Analysts have fretted that Bank of America's focus on cutting expenses meant revenue would be permanently lost. Chief Financial Officer Bruce Thompson said Wednesday that the firm could push revenue higher while containing expenses. Revenue of $22.3 billion in the second quarter beat all 22 estimates in a Bloomberg survey of analysts.
Bank of America's costs shrank 25 percent to $13.8 billion, lower than the $14.9 billion estimate from Wells Fargo & Co.'s Matthew Burnell, as legal expenses plunged to $175 million from $4 billion a year earlier. Even excluding litigation costs, expenses fell 6 percent.

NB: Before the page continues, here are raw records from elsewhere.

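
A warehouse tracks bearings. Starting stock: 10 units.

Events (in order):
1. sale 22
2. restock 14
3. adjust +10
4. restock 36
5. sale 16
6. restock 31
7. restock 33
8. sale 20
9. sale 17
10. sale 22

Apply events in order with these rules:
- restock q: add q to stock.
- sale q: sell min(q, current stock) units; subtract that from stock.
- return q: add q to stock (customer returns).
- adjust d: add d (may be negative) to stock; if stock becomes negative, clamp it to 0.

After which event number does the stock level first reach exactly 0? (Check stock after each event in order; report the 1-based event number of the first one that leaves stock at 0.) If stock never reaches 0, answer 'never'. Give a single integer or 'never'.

Answer: 1

Derivation:
Processing events:
Start: stock = 10
  Event 1 (sale 22): sell min(22,10)=10. stock: 10 - 10 = 0. total_sold = 10
  Event 2 (restock 14): 0 + 14 = 14
  Event 3 (adjust +10): 14 + 10 = 24
  Event 4 (restock 36): 24 + 36 = 60
  Event 5 (sale 16): sell min(16,60)=16. stock: 60 - 16 = 44. total_sold = 26
  Event 6 (restock 31): 44 + 31 = 75
  Event 7 (restock 33): 75 + 33 = 108
  Event 8 (sale 20): sell min(20,108)=20. stock: 108 - 20 = 88. total_sold = 46
  Event 9 (sale 17): sell min(17,88)=17. stock: 88 - 17 = 71. total_sold = 63
  Event 10 (sale 22): sell min(22,71)=22. stock: 71 - 22 = 49. total_sold = 85
Final: stock = 49, total_sold = 85

First zero at event 1.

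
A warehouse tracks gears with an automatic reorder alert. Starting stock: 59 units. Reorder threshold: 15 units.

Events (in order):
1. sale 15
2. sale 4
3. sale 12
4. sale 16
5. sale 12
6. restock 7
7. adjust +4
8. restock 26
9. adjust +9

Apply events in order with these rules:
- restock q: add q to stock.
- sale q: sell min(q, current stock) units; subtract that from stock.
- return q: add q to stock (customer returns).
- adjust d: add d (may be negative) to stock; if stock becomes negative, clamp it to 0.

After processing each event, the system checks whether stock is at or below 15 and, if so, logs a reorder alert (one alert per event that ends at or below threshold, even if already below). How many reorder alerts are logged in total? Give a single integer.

Processing events:
Start: stock = 59
  Event 1 (sale 15): sell min(15,59)=15. stock: 59 - 15 = 44. total_sold = 15
  Event 2 (sale 4): sell min(4,44)=4. stock: 44 - 4 = 40. total_sold = 19
  Event 3 (sale 12): sell min(12,40)=12. stock: 40 - 12 = 28. total_sold = 31
  Event 4 (sale 16): sell min(16,28)=16. stock: 28 - 16 = 12. total_sold = 47
  Event 5 (sale 12): sell min(12,12)=12. stock: 12 - 12 = 0. total_sold = 59
  Event 6 (restock 7): 0 + 7 = 7
  Event 7 (adjust +4): 7 + 4 = 11
  Event 8 (restock 26): 11 + 26 = 37
  Event 9 (adjust +9): 37 + 9 = 46
Final: stock = 46, total_sold = 59

Checking against threshold 15:
  After event 1: stock=44 > 15
  After event 2: stock=40 > 15
  After event 3: stock=28 > 15
  After event 4: stock=12 <= 15 -> ALERT
  After event 5: stock=0 <= 15 -> ALERT
  After event 6: stock=7 <= 15 -> ALERT
  After event 7: stock=11 <= 15 -> ALERT
  After event 8: stock=37 > 15
  After event 9: stock=46 > 15
Alert events: [4, 5, 6, 7]. Count = 4

Answer: 4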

Net income increased to $5.32 billion, or 45 cents a share, from $2.29 billion, or 19 cents, a year earlier, the Charlotte, North Carolina-based lender said in a statement. That beat the 36-cent average estimate of analysts surveyed by Bloomberg.
Mortgage Gains
The firm's mortgage operation outperformed its biggest rivals in the second quarter, as revenue from the business almost doubled to $1 billion from a year earlier. Home-loan revenue at Wells Fargo & Co., the largest U.S. mortgage lender, dropped 1 percent to $1.71 billion, the San Francisco-based company reported Tuesday. It fell 21 percent to $1.8 billion at JPMorgan Chase & Co.
Thompson said efforts are paying off to get bankers across divisions to push more products, including mortgages, to customers.